Immediately after the failed coup, when Haman becomes the most prominent face of the sovereign, Mordekhai refuses to bow down to him. The “servants of the king” ask Mordekhai why he transgresses the king’s command. We do not hear an immediate response. It is only after Mordekhai has repeated his behavior many times that we are informed that the courtiers know that Mordekhai is a Jew. Haman apparently never hears this directly from Mordekhai; it is “they” who divulge the information. The cumulative import of all this is that Mordekhai was reluctant to expose his identity and commitments to the ruling classes. In this light we may also view the reservations about Mordekhai’s subsequent involvement in Persian political life recorded in Megilla 16b.

  1. Shaul Nathansohn offered a halakhic analysis along the lines here outlined. As he explains, Esther was permitted to acquiesce in Ahasuerus’s desires so long as he was aiming only at physical pleasure (hana’at atsmo). If he had known that she was Jewish, he might have insisted on his way with her as an imposition of ideological supremacy (as, let us add, he did with Vashti). Once the ideology of royal sovereignty entered the picture, he would be coercing her to betray her religious commitment (l’ha’avir al dat) and then Esther would have been compelled to choose martyrdom.[2]

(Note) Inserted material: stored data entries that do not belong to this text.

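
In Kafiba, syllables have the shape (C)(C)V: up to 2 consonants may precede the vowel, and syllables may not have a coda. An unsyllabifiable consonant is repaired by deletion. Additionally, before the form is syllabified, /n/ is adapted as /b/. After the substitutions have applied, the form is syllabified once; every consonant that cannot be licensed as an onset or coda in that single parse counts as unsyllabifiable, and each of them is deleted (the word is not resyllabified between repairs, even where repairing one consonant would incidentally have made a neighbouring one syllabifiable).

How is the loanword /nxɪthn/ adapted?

bxɪ

Substitution: /n/ → /b/, giving /bxɪthb/.
Under (C)(C)V, the unsyllabifiable consonants are /t/, /h/, /b/ (no codas are permitted; onsets may contain at most 2 consonants).
Each unlicensed consonant is deleted: /t/, /h/, /b/.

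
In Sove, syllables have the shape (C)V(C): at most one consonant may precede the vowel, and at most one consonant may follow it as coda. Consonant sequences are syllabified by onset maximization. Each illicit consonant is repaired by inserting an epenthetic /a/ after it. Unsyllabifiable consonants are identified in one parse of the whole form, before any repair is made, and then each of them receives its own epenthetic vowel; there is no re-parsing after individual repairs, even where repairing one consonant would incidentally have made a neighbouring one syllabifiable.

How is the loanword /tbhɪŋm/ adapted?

The consonants /t/, /b/, /m/ cannot be parsed into a legal (C)V(C) syllable (at most one coda consonant is licensed; onsets are limited to one consonant).
Epenthesis after each stranded consonant: /t/ → /ta/, /b/ → /ba/, /m/ → /ma/.

tabahɪŋma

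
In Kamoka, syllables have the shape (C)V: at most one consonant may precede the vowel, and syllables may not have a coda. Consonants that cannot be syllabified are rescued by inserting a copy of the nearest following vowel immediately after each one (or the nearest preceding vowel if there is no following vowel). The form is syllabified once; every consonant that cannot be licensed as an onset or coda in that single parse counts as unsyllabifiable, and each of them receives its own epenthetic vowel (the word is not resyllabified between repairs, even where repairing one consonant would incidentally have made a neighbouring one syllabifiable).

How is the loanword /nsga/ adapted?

nasaga

Syllabifying with onset maximization leaves /n/, /s/ stranded (no codas are permitted; onsets are limited to one consonant).
Epenthesis after each stranded consonant: /n/ → /na/, /s/ → /sa/.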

Purim is a day of joy, a celebration of survival against all odds. All the same, the Megilla contains a sober message about the conflicts that we Jews must navigate in the course of our exile among the nations of the world, in particular our relations with the sovereign powers under whom we conduct our lives and to whose welfare we make our contribution.

[1] My phrasing is intended to take into account Bava Batra 4a.

[2] In this connection one might wish to think about the debate between Leo Strauss and Alexander Kojeve about the nature of ancient and modern tyranny—-where the ancient tyrant is motivated by the desire for pleasure while the modern tyrant seeks to realize an ideology.